Video chat and online meeting tools have become part of our everyday life, and our tech-savvy readers have opinions about which ones are the best.

Most of us are spending more in-person time together since the height of the pandemic, but one thing we learned from our time apart is that it’s easy to connect, even when we’re not in the same physical location. Free and inexpensive video conferencing and online meeting tools let us stay connected anywhere, whether for a quick video chat with a loved one or a meeting with work colleagues. But these tools aren’t limited to video calls and meetings: Some let you provide remote tech support for a friend, and even listen to music, watch videos, and play games together. Best of all, no need to head home after your meetup—you’re already there.

In this month’s PCMag Readers’ Choice survey, readers rate their satisfaction with the video conferencing tools they prefer to use when initiating connections.

The Top Overall Video Conferencing Services for 2023


If you use an Apple device, the clear tool of choice for initiating video connections is Apple’s free FaceTime app. It earns our Readers’ Choice Award for the second year in a row.



Google’s platform-agnostic Meet works on every device you own so it shares our award with Apple. It’s the service most likely to be recommended by respondents and offers all the key features most people need for free—and even more robust features for a fee.



Post-pandemic, Zoom has become synonymous with online meetings. For those who require the added high-end features of a paid meeting tool, Zoom is our readers’ top pick.

This is the second year we surveyed our readers to understand their online meeting preferences. Our two winners from last year, Apple’s FaceTime and Zoom, win again this year. And this time, Google Meet joins them.

Apple FaceTime is available only as a free service. Specifically, though, it’s free when you buy into the Apple ecosystem with an iPhone, iPad, or Mac. All of those devices can initiate a FaceTime call (including up to 32 people), though anyone with a browser can take part in the conversation via a link provided by the call initiator. Certain other features, such as shared movie watching, song listening, and gameplay, are limited to participants using Apple devices. (Note: Click the down, left, and right arrows in our interactive tables to view different question categories.)

When we look at all the services, combining free and paid (above), FaceTime receives the top ratings from our survey respondents on several measures, including overall satisfaction as well as satisfaction with reliability, ease of use, video quality, and sound quality. The scores are just as strong when we look at the free services alone.

Although FaceTime users on Apple devices can share their screens, few of us would confuse FaceTime for a true online meeting tool. If you need more meeting-oriented features than what FaceTime offers, or if you aren’t an Apple product owner, our readers’ overall recommendation is Google Meet. It works on every kind of device, including Windows PCs and Android-based phones, as well as Macs and iPhones. That’s another reason we’re giving it an award.

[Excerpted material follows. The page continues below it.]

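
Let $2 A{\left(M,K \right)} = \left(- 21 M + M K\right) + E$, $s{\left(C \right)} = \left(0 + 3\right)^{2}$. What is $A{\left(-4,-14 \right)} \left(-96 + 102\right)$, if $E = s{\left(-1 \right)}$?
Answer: $447$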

Meet requires a Google account to initiate calls and meetings, but even the free version offers screen sharing, white-boarding, chat, and various moderation tools. Most survey respondents who use Meet say they use it without paying; the free version lets anyone hold meetings that can last up to an hour. You can get longer meeting times and more features with a Google One paid account or a Google Workspace account.

Google Meet receives the best Likelihood to Recommend rating among all the services considered, which is a particularly important measure of satisfaction. Meet also gets the top scores for satisfaction with reliability (tied with FaceTime), security, screen sharing, and scheduling meetings. Note that respondents who have used Meet only to join other people’s meetings are not as enthusiastic about the tool, rating their satisfaction in the middle of the pack.

We didn’t hear from enough paying users of Google Meet to include it in our final chart of paid-only services. Instead, the dominant fee-based online meeting services among our respondents are Zoom and Microsoft Teams. Zoom has a free tier plus many paid tiers, and so many users, it shows up on all the charts.

Video meetings are only one aspect of Teams, which also offers asynchronous collaboration via individual and group chats, as does its main competitor, Slack. Zoom is focused on meetings in real time. We asked readers to consider the two tools for online meetings only, and Zoom—which offers many products, but primarily Zoom One for meetings, chat, and collaboration—comes out far ahead.

In the paid-services-only chart, Zoom and Teams have identical satisfaction ratings for cost, security, and background visual effects. But Zoom wins on fifteen other satisfaction ratings. For example, Zoom’s likelihood to recommend rating is over a point higher than Teams’ rating on our zero-to-ten scale.